There was no association between age and remained symptoms in the current study. Conversely, in the Logue study (14), long-term complications were reported more frequently in the higher age groups. The age limits of our study (up to 60 years) can be the probable cause of different results.
Most infected patients with COVID-19 are asymptomatic or have mild symptoms. Therefore, measuring the exact prevalence of long COVID complications is not possible. The present study was performed only on hospitalized patients who had moderate to severe conditions and were expected to have a higher percentage of complications and complaints.
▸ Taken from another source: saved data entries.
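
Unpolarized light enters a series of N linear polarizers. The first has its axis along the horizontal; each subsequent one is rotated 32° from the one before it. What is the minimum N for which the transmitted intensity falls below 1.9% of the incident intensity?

N = 11

First polarizer halves the unpolarized light: factor 1/2.
Each further stage multiplies by cos²(32°) = 0.7192.
After N polarizers: T = 0.5·0.7192^(N−1). Require T < 0.019 ⇒ N−1 > ln(0.019/0.5)/ln(0.7192) = 9.92, so N−1 ≥ 10 and N = 11.
Check: N=11 gives T = 0.01851 < 0.019; N=10 gives T = 0.02574.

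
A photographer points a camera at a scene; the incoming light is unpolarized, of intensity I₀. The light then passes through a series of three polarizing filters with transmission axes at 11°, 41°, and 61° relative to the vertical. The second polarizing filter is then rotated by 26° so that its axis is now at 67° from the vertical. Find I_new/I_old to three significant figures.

Before rotation:
Unpolarized light through the first polarizer → I₁ = ½ I₀, now polarized at 11°.
I₂ = I₁ cos²(41° − 11°) = 0.5 I₀ · cos²(30°) = 0.375 I₀.
I₃ = I₂ cos²(61° − 41°) = 0.375 I₀ · cos²(20°) = 0.3311 I₀.
After rotation:
Unpolarized light through the first polarizer → I₁ = ½ I₀, now polarized at 11°.
I₂ = I₁ cos²(67° − 11°) = 0.5 I₀ · cos²(56°) = 0.1563 I₀.
I₃ = I₂ cos²(61° − 67°) = 0.1563 I₀ · cos²(6°) = 0.1546 I₀.
Ratio = 0.1546 / 0.3311 = 0.467.

I_new/I_old ≈ 0.467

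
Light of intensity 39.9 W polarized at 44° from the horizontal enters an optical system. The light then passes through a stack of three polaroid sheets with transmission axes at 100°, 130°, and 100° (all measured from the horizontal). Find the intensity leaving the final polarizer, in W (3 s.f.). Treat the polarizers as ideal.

By Malus's law, I₁ = 39.9 W · cos²(56°) = 12.48 W.
I₂ = I₁ · cos²(30°) = 12.48 · 0.75 = 9.357 W.
I₃ = I₂ · cos²(30°) = 9.357 · 0.75 = 7.018 W.

I ≈ 7.02 W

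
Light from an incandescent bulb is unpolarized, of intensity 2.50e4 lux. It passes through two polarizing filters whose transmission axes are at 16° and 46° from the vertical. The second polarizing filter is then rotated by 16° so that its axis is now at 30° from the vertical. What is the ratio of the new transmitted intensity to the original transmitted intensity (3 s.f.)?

I_new/I_old ≈ 1.26

Before rotation:
Unpolarized light through the first polarizer → I₁ = ½ I₀, now polarized at 16°.
I₂ = I₁ cos²(46° − 16°) = 0.5 I₀ · cos²(30°) = 0.375 I₀.
After rotation:
Unpolarized light through the first polarizer → I₁ = ½ I₀, now polarized at 16°.
I₂ = I₁ cos²(30° − 16°) = 0.5 I₀ · cos²(14°) = 0.4707 I₀.
Ratio = 0.4707 / 0.375 = 1.255.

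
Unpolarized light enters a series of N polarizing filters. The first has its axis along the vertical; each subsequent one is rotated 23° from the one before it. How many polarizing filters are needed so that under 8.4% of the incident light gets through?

N = 12

First polarizer halves the unpolarized light: factor 1/2.
Each further stage multiplies by cos²(23°) = 0.8473.
After N polarizers: T = 0.5·0.8473^(N−1). Require T < 0.084 ⇒ N−1 > ln(0.084/0.5)/ln(0.8473) = 10.77, so N−1 ≥ 11 and N = 12.
Check: N=12 gives T = 0.08082 < 0.084; N=11 gives T = 0.09539.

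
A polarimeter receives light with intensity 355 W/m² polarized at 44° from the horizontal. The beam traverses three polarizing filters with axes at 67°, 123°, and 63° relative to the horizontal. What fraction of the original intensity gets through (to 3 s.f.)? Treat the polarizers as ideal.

I/I₀ ≈ 0.0662

I₁ = 355 W/m² · cos²(23°) = 300.8 W/m².
I₂ = I₁ · cos²(56°) = 300.8 · 0.3127 = 94.06 W/m².
I₃ = I₂ · cos²(60°) = 94.06 · 0.25 = 23.51 W/m².
Transmitted fraction = 0.06624.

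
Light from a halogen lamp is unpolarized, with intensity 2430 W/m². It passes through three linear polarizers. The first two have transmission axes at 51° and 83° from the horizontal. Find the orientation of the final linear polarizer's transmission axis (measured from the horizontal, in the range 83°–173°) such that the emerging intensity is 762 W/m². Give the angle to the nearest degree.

θ ≈ 104°

Unpolarized light through the first polarizer → I₁ = ½ I₀, now polarized at 51°.
I₂ = I₁ cos²(83° − 51°) = 0.5 I₀ · cos²(32°) = 0.3596 I₀.
Target fraction: 762 / 2430 W/m² = 0.3136 of I₀.
Need I₃/I₀ = 0.3136, so cos²(θ − 83°) = 0.3136 / 0.3596 = 0.872.
θ − 83° = arccos(√0.872) = 21.0°, giving θ ≈ 83 + 21.0 = 104.0°.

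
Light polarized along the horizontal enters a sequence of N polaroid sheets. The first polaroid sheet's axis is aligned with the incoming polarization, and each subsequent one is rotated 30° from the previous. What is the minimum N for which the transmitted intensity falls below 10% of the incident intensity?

N = 10

First polarizer is aligned with the polarization: full transmission.
Each further stage multiplies by cos²(30°) = 0.75.
After N polarizers: T = 0.75^(N−1). Require T < 0.10 ⇒ N−1 > ln(0.10)/ln(0.75) = 8.00, so N−1 ≥ 9 and N = 10.
Check: N=10 gives T = 0.07508 < 0.10; N=9 gives T = 0.1001.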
The current study did not assess the quality of life of patients. Their general health status was evaluated 6 months after COVID-19 infection, and the majority of the participants were in a good condition.
Our study had several limitations. It was a symptom-oriented assessment. We did not use objective evaluation, and the severity of reported symptoms was not assessed. However, symptoms were documented by a physician, and only reliable and significant symptoms were recorded after comprehensive history-taking. The relatively small sample size of the study may leave some associations undetected. Single-center design, the age limits, recall bias, and the exclusion of ICU-admitted patients and those with malignant comorbidities are other limitations. Moreover, this study was performed only on hospitalized patients and did not include outpatients. More extensive studies are required in order to better understand the epidemiology and clinical course of the long COVID condition.